- The Washington Times - Sunday, September 11, 2005

DOHA, Qatar - The Al Jazeera Arab satellite channel, known for broadcasting taped messages by al Qaeda leaders, on Friday launched a new children’s channel combining entertainment with the teaching of tolerance.

The “Al Jazeera Children’s Channel” hopes to be a first in the Arab world, as the Qatar-based television network bids to overcome criticism by the United States and conservative Arab regimes over perceived bias in its news broadcasts.

“It will take some time,” said the executive director of the channel, Mahmoud Buneb, who stressed that this channel will be “different.”

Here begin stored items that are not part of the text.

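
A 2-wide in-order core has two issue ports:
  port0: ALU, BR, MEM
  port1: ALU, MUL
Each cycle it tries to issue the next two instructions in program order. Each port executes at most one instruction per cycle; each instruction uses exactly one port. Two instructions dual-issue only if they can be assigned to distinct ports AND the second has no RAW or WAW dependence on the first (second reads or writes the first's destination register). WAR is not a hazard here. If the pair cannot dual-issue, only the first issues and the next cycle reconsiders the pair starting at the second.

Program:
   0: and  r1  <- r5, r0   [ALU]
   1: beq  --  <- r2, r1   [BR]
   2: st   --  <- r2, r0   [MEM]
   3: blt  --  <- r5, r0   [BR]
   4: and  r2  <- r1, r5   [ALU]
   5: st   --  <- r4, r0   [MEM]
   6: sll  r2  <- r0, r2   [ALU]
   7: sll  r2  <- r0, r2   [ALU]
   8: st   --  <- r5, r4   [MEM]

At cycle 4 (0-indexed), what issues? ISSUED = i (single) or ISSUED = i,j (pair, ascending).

[0] i0  and.ALU  -- RAW r1
[1] i1  beq.BR  -- no-port BR/MEM
[2] i2  st.MEM  -- no-port MEM/BR
[3] i3,i4  blt.BR;and.ALU  -- pair
[4] i5,i6  st.MEM;sll.ALU  -- pair
[5] i7,i8  sll.ALU;st.MEM  -- pair

ISSUED = 5,6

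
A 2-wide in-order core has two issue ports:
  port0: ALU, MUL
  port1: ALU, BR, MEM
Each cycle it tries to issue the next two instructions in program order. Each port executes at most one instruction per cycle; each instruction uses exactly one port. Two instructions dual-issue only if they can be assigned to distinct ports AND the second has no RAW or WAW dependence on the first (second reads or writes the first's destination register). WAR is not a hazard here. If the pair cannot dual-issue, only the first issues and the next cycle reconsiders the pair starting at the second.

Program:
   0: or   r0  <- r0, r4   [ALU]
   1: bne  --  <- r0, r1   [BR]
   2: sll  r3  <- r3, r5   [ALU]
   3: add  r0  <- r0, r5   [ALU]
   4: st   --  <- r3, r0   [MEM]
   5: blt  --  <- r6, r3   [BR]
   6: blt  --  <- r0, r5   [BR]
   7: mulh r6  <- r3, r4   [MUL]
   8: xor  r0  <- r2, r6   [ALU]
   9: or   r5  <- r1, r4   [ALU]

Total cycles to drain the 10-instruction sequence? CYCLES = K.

  cy0 -> i0 (or) RAW r0
  cy1 -> i1,i2 (bne+sll) dual
  cy2 -> i3 (add) RAW r0
  cy3 -> i4 (st) no-port MEM/BR
  cy4 -> i5 (blt) no-port BR/BR
  cy5 -> i6,i7 (blt+mulh) dual
  cy6 -> i8,i9 (xor+or) dual

CYCLES = 7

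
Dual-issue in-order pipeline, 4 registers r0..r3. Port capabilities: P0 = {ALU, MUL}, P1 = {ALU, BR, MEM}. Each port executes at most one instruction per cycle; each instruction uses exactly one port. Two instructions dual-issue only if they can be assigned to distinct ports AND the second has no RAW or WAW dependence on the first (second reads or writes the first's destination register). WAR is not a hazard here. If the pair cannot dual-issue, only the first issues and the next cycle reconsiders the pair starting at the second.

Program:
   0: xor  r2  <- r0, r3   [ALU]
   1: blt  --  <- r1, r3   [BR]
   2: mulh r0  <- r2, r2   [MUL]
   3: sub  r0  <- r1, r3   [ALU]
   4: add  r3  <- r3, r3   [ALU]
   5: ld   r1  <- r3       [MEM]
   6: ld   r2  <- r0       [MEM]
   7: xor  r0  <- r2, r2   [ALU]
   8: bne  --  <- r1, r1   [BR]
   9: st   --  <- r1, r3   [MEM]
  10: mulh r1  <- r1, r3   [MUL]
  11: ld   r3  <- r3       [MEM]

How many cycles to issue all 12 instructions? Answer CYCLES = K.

CYCLES = 8

0. xor;blt @i0,i1  | dual
1. mulh @i2  | WAW r0
2. sub;add @i3,i4  | dual
3. ld @i5  | no-port MEM/MEM
4. ld @i6  | RAW r2
5. xor;bne @i7,i8  | dual
6. st;mulh @i9,i10  | dual
7. ld @i11  | tail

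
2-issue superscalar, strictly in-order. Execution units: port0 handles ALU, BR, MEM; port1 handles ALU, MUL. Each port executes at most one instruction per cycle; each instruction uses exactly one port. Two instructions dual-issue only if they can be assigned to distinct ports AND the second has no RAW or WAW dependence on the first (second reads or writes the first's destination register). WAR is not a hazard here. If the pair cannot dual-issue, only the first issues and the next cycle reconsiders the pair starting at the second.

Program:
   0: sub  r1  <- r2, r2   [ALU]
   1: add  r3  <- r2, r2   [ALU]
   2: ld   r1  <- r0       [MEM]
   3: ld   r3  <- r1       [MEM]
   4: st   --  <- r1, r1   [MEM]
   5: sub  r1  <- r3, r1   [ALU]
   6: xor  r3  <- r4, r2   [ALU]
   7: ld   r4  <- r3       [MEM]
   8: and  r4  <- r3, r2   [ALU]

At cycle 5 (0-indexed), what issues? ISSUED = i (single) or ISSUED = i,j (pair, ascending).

ISSUED = 7

0. sub;add @i0&i1  | pair
1. ld @i2  | no-port MEM/MEM
2. ld @i3  | no-port MEM/MEM
3. st;sub @i4&i5  | pair
4. xor @i6  | RAW r3
5. ld @i7  | WAW r4
6. and @i8  | tail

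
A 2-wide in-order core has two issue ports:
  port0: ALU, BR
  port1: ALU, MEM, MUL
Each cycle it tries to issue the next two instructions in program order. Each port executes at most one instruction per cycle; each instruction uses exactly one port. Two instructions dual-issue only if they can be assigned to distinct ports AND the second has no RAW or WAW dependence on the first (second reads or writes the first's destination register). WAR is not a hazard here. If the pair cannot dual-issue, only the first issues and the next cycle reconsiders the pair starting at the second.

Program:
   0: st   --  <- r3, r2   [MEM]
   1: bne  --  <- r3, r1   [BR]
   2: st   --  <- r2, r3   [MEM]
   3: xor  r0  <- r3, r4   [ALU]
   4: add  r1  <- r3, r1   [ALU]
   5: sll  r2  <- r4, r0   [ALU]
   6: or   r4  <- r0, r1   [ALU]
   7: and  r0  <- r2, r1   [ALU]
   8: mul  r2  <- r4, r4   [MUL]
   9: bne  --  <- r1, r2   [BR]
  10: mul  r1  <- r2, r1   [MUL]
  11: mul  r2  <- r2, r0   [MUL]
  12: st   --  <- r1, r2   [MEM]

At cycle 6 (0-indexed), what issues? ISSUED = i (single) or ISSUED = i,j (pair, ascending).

t=0 i0/i1:st.MEM+bne.BR ; pair
t=1 i2/i3:st.MEM+xor.ALU ; pair
t=2 i4/i5:add.ALU+sll.ALU ; pair
t=3 i6/i7:or.ALU+and.ALU ; pair
t=4 i8:mul.MUL ; RAW r2
t=5 i9/i10:bne.BR+mul.MUL ; pair
t=6 i11:mul.MUL ; no-port MUL/MEM
t=7 i12:st.MEM ; tail

ISSUED = 11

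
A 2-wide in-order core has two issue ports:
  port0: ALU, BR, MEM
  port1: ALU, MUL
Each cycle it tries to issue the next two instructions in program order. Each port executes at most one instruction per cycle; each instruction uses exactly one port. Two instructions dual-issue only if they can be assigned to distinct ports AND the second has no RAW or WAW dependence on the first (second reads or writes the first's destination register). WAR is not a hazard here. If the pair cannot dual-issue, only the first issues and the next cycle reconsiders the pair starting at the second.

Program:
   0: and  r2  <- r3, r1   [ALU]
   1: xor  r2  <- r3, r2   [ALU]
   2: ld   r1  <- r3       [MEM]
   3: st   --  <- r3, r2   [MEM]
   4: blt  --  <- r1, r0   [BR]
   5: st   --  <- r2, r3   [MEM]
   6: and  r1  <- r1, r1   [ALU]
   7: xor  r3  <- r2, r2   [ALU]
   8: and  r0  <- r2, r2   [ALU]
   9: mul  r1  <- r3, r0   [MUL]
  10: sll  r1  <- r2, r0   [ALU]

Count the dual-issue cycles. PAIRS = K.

0. and @i0  | RAW+WAW r2
1. xor+ld @i1/i2  | pair
2. st @i3  | no-port MEM/BR
3. blt @i4  | no-port BR/MEM
4. st+and @i5/i6  | pair
5. xor+and @i7/i8  | pair
6. mul @i9  | WAW r1
7. sll @i10  | tail

PAIRS = 3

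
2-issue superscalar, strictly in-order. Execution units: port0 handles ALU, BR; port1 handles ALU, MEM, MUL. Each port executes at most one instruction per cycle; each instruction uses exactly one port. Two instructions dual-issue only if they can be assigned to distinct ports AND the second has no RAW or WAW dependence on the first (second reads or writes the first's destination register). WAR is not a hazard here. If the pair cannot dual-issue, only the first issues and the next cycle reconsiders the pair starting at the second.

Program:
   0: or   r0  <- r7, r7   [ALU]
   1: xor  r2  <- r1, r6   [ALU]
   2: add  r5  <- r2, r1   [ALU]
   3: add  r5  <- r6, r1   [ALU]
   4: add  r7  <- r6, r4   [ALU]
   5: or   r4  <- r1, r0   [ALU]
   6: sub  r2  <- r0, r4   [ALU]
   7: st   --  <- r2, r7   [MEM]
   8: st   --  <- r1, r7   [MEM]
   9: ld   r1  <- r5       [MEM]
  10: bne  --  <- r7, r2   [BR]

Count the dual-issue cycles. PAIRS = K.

#0 head=0: or.ALU;xor.ALU i0+i1 pair
#1 head=2: add.ALU i2 WAW r5
#2 head=3: add.ALU;add.ALU i3+i4 pair
#3 head=5: or.ALU i5 RAW r4
#4 head=6: sub.ALU i6 RAW r2
#5 head=7: st.MEM i7 no-port MEM/MEM
#6 head=8: st.MEM i8 no-port MEM/MEM
#7 head=9: ld.MEM;bne.BR i9+i10 pair

PAIRS = 3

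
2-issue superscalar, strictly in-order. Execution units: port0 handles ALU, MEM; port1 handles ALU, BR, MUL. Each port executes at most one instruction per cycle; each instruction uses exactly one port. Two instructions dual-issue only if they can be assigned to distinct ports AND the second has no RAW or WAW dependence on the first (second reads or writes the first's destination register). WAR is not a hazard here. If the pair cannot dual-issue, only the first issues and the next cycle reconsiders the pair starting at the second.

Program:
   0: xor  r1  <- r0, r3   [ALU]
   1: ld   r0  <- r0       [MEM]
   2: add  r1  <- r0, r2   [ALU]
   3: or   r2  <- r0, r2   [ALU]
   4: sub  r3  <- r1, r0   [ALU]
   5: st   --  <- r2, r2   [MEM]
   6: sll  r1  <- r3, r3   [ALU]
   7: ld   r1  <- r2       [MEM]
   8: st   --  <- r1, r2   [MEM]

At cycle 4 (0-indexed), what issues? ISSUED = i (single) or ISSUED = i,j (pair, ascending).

  cy0 -> i0&i1 (xor.ALU+ld.MEM) 2-wide
  cy1 -> i2&i3 (add.ALU+or.ALU) 2-wide
  cy2 -> i4&i5 (sub.ALU+st.MEM) 2-wide
  cy3 -> i6 (sll.ALU) WAW r1
  cy4 -> i7 (ld.MEM) no-port MEM/MEM
  cy5 -> i8 (st.MEM) tail

ISSUED = 7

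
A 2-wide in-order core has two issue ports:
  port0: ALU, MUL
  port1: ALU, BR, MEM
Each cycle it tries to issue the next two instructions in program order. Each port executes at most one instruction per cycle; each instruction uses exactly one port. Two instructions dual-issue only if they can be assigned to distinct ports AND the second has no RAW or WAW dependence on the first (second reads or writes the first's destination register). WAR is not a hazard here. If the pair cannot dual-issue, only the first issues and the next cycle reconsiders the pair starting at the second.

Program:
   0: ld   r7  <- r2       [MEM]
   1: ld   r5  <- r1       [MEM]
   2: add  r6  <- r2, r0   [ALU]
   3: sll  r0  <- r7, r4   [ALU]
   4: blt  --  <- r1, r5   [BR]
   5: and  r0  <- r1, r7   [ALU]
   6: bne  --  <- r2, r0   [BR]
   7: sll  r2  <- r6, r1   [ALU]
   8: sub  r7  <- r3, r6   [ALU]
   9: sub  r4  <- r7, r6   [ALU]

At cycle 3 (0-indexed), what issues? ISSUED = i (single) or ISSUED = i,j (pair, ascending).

ISSUED = 5

  cy0 -> i0 (ld.MEM) no-port MEM/MEM
  cy1 -> i1+i2 (ld.MEM/add.ALU) 2-wide
  cy2 -> i3+i4 (sll.ALU/blt.BR) 2-wide
  cy3 -> i5 (and.ALU) RAW r0
  cy4 -> i6+i7 (bne.BR/sll.ALU) 2-wide
  cy5 -> i8 (sub.ALU) RAW r7
  cy6 -> i9 (sub.ALU) tail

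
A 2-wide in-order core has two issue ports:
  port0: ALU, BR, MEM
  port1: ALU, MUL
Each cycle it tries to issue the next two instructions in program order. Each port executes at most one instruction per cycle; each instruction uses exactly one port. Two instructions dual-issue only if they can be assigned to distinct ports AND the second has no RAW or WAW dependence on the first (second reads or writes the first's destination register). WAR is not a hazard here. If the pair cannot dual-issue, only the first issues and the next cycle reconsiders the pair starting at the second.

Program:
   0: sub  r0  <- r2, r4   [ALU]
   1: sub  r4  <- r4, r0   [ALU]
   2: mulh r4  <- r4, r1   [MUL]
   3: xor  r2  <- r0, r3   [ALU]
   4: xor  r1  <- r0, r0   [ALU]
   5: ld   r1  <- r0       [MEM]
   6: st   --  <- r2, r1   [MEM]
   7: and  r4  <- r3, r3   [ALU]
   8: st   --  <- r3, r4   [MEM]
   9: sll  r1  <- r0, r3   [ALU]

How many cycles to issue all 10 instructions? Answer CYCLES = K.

#0 head=0: sub i0 RAW r0
#1 head=1: sub i1 RAW+WAW r4
#2 head=2: mulh xor i2/i3 pair
#3 head=4: xor i4 WAW r1
#4 head=5: ld i5 no-port MEM/MEM
#5 head=6: st and i6/i7 pair
#6 head=8: st sll i8/i9 pair

CYCLES = 7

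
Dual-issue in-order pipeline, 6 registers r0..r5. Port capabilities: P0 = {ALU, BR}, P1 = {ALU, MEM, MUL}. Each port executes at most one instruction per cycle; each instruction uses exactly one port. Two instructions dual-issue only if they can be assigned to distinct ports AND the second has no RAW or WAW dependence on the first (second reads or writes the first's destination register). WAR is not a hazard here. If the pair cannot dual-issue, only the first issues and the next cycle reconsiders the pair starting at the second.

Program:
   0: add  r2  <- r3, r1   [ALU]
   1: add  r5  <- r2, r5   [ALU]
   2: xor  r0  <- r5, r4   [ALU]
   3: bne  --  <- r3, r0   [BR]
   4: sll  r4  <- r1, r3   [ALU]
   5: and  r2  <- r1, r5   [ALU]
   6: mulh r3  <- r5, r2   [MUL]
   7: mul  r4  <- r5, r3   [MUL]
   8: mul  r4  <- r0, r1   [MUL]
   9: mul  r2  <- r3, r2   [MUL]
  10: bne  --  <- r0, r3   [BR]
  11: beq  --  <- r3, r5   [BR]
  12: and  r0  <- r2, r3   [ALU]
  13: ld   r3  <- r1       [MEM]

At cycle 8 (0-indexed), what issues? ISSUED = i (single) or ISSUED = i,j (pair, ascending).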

“Children adore American cartoons. We will provide subdued, calm content,” he said in an interview with Agence France-Presse.

“This is not an indoctrination tool … to shock or gratuitously provoke is out of the question.”

Arabic-language children’s programming can already be seen on MBC3, a Saudi-based channel

that belongs to Al Jazeera’s rival Al Arabiya, and satellite dishes make Cartoon Network-type children’s shows widely available.

But the goal of Al Jazeera’s youth channel is to teach modern values such as open-mindedness and tolerance to Arab children age 3 to 15 and their families, organizers said.

“We are embarking on a television project that will, we hope, be viewed by television viewers, families and children alike,” Mr. Buneb said.

However, there are “no taboos,” he said, citing an upcoming program on female genital circumcision featuring women who were victims of the practice.

The channel has been in the works for three years, and is a joint venture between Al Jazeera and the Qatar Foundation for Education, Science and Community Development, the latter which owns 90 percent and is a publicly funded organization headed by the wife of Qatar’s emir.

“It’s a private company but with a public service mission and is publicly funded,” said Jean Rouilly, CEO of Lagardere International Images, a branch of the French company Lagardere, which came up with the idea for the channel.

Lagardere manages audiovisual operations for the children’s‘ channel, recruited staff and oversees programming finances.

Mr. Rouilly said the channel has no intention of competing with cartoons or already-existing Arabic-language children’s programming that is solely aimed to entertain.

Describing the new broadcast as “educational fun,” Mr. Rouilly said criteria for programming on the new Al Jazeera channel asks: “Does it bring something to children?” in contrast to other shows that ask: “Will it please them?”

He said the channel is “unique” because, according to him, no other channel in the world ever had the means to produce entertaining programming that is also educational.

“It can work here because they have the means to produce it,” he said.

The channel plans to broadcast six hours of daily programming and will be on air 18 hours a day during the week and 19 hours on the weekend.

The channel has an annual budget of 40 million euros ($50 million) and five foreign bureaus including one in Paris.

As if to illustrate that its goal is distant from Al Jazeera’s, the new channel’s Qatar office is not based at the television network but in “Education City,” a development project launched by the Qatar Foundation aimed at attracting renowned foreign universities to the Gulf emirate.

However, the ability to use Al Jazeera’s name and logo and to broadcast across Al Jazeera’s satellite reach should allow the channel to gain quick recognition across the Arab world.

The channel will be broadcast in the 21 Arab countries and the Palestinian territories on Arabsat and Nilesat, and throughout Europe on Hotbird.